I’m not usually a fan of big-box stores but I didn’t know where else to go for yarn.  I bought some cheap acrylic like a lot of crocheters but noticed that the quality in the new century had greatly improved.  I was beginning to get curious about yarn.  To me, it had always just been that colorful thickish string that I used for afghans, toys, and the occasional misshapen sweater.  I had no idea it came in different weights and I thought “worsted” was some kind of jacket.  I began my detour into a new land at the tender young age of 44 when that big-box store in Jeffersonville stopped selling yarn in 2009.

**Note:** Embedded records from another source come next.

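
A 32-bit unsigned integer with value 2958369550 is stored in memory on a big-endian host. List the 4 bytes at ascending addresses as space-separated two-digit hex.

2958369550 in hexadecimal, padded to 32 bits, is 0xB055230E.
Split into bytes (most-significant first): B0 55 23 0E.
Big-endian: lowest address holds the most-significant byte.
So the memory order matches the most-significant-first order: B0 55 23 0E.

B0 55 23 0E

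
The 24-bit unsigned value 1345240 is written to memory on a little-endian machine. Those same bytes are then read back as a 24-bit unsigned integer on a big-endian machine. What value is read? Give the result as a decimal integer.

14190100

1345240 in 24-bit hexadecimal is 0x1486D8.
Stored little-endian, the bytes at ascending addresses are D8 86 14.
Read back as big-endian, the last byte is least significant, giving 0xD88614.
0xD88614 = 14190100.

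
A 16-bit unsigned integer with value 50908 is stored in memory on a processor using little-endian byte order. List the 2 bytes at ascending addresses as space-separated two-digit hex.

50908 in hexadecimal, padded to 16 bits, is 0xC6DC.
Split into bytes (most-significant first): C6 DC.
Little-endian stores the least-significant byte at the lowest address.
So at ascending addresses the bytes are DC C6.

DC C6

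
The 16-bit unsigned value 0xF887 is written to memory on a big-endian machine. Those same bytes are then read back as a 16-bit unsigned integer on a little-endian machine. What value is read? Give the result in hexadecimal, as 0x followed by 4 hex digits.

0x87F8

Stored big-endian, the bytes at ascending addresses are F8 87.
Read back as little-endian, the first byte is least significant, giving 0x87F8.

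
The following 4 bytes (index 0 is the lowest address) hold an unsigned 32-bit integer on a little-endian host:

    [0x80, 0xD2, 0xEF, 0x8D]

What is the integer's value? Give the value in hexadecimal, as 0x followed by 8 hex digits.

In little-endian order the low byte comes first in memory.
Reassemble most-significant byte first: 8D EF D2 80 → 0x8DEFD280.

0x8DEFD280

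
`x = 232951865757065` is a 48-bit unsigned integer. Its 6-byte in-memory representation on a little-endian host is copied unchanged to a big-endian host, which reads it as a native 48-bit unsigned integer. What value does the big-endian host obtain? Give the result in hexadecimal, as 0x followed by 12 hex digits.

0x894D3555DED3

232951865757065 in 48-bit hexadecimal is 0xD3DE55354D89.
Stored little-endian, the bytes at ascending addresses are 89 4D 35 55 DE D3.
Read back as big-endian, the last byte is least significant, giving 0x894D3555DED3.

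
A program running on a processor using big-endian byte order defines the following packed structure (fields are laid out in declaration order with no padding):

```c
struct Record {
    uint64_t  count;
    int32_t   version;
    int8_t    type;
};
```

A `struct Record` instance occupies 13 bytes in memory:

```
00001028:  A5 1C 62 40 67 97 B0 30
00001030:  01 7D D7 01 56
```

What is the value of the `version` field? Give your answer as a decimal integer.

`version` follows `count` (8 bytes), so it starts at byte offset 8 and occupies 4 bytes.
Bytes at offsets 8..11: 01 7D D7 01.
Big-endian stores the most-significant byte at the lowest address.
The bytes are already most-significant first: 0x017DD701.
0x017DD701 = 25024257.

25024257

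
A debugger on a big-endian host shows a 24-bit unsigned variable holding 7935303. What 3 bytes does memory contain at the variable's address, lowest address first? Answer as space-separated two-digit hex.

79 15 47

7935303 in hexadecimal, padded to 24 bits, is 0x791547.
Split into bytes (most-significant first): 79 15 47.
Big-endian stores the most-significant byte at the lowest address.
So the memory order matches the most-significant-first order: 79 15 47.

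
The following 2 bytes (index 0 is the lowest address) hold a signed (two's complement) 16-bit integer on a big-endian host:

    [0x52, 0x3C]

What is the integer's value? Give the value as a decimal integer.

In big-endian order the high byte comes first in memory.
The bytes are already most-significant first: 0x523C.
0x523C = 21052.

21052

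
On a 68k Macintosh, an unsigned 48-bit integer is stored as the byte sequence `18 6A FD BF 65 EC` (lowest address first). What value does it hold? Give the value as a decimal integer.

26847802779116

Big-endian stores the most-significant byte at the lowest address.
The bytes are already most-significant first: 0x186AFDBF65EC.
0x186AFDBF65EC = 26847802779116.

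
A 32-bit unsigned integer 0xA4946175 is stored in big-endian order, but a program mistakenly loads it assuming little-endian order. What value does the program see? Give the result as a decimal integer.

1969329316

Stored big-endian, the bytes at ascending addresses are A4 94 61 75.
Read back as little-endian, the first byte is least significant, giving 0x756194A4.
0x756194A4 = 1969329316.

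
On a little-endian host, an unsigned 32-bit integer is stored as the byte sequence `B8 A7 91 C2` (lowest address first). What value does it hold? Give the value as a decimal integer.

3264325560

Little-endian stores the least-significant byte at the lowest address.
Reassemble most-significant byte first: C2 91 A7 B8 → 0xC291A7B8.
0xC291A7B8 = 3264325560.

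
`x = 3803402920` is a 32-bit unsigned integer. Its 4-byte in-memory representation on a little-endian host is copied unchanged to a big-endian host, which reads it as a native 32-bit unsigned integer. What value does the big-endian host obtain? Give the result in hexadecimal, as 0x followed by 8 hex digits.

3803402920 in 32-bit hexadecimal is 0xE2B352A8.
Stored little-endian, the bytes at ascending addresses are A8 52 B3 E2.
Read back as big-endian, the last byte is least significant, giving 0xA852B3E2.

0xA852B3E2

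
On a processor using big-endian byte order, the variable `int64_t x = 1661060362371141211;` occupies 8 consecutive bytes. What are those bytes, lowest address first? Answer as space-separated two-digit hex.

1661060362371141211 in hexadecimal, padded to 64 bits, is 0x170D4599519D0E5B.
Split into bytes (most-significant first): 17 0D 45 99 51 9D 0E 5B.
In big-endian order the high byte comes first in memory.
So the memory order matches the most-significant-first order: 17 0D 45 99 51 9D 0E 5B.

17 0D 45 99 51 9D 0E 5B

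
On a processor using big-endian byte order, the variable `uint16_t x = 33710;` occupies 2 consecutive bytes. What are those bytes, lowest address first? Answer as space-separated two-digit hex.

33710 in hexadecimal, padded to 16 bits, is 0x83AE.
Split into bytes (most-significant first): 83 AE.
Big-endian: lowest address holds the most-significant byte.
So the memory order matches the most-significant-first order: 83 AE.

83 AE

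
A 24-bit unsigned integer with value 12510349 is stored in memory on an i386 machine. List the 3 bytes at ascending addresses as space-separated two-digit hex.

12510349 in hexadecimal, padded to 24 bits, is 0xBEE48D.
Split into bytes (most-significant first): BE E4 8D.
Little-endian stores the least-significant byte at the lowest address.
So at ascending addresses the bytes are 8D E4 BE.

8D E4 BE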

No yarn in Jeffersonville.  Did I really have to go to the OTHER big-box store over in Clarksville?  The one that starts with a W and ends with most of its employees having to scrounge for health insurance?  Well that’s just what I did at first.  Then one day I typed “yarn Jeffersonville Indiana” into some unknown web search site that rhymes with “moogle” and saw two words pop up that I never expected to see together. Grinny Possum.

What the heck is a Grinny Possum?  Why is it capitalized?  Wait. . . yarn store?  A store that sells yarn?  For real?  Who’d be crazy enough to open a store that sells yarn?  Visions of Red Heart (no offense, I do like that yarn) and Lion Brand acrylic (ditto!) went round and round in my head.  Who’d open a store just to sell that?  How could they compete with the big boxes?

LYS.  Local Yarn Store.  Oh, it’s a phrase that warms the heart now that I’ve “become.” But at the time it just sounded silly.  I had to check this place out.  I went to the website and was instantly amazed.  It seemed like it wasn’t just a store, it was a kind of club too.  The more I read the more I realized it was almost like a church where the religion is making stuff from yarn.  Okay, perhaps not so much a religion as a nice big family.  I have to admit that at first I was a little intimidated.  Would I measure up to these people?  They seemed to be focused on knitting and while I’d always had a secret wish to learn to knit, I was steadfastly loyal to the art of crochet.  I’d just have to go to the shop and see for myself.  Okay, once I look at the Grinny Possum website four or five more times and put it off a bit, I’m going right downtown and check this place out!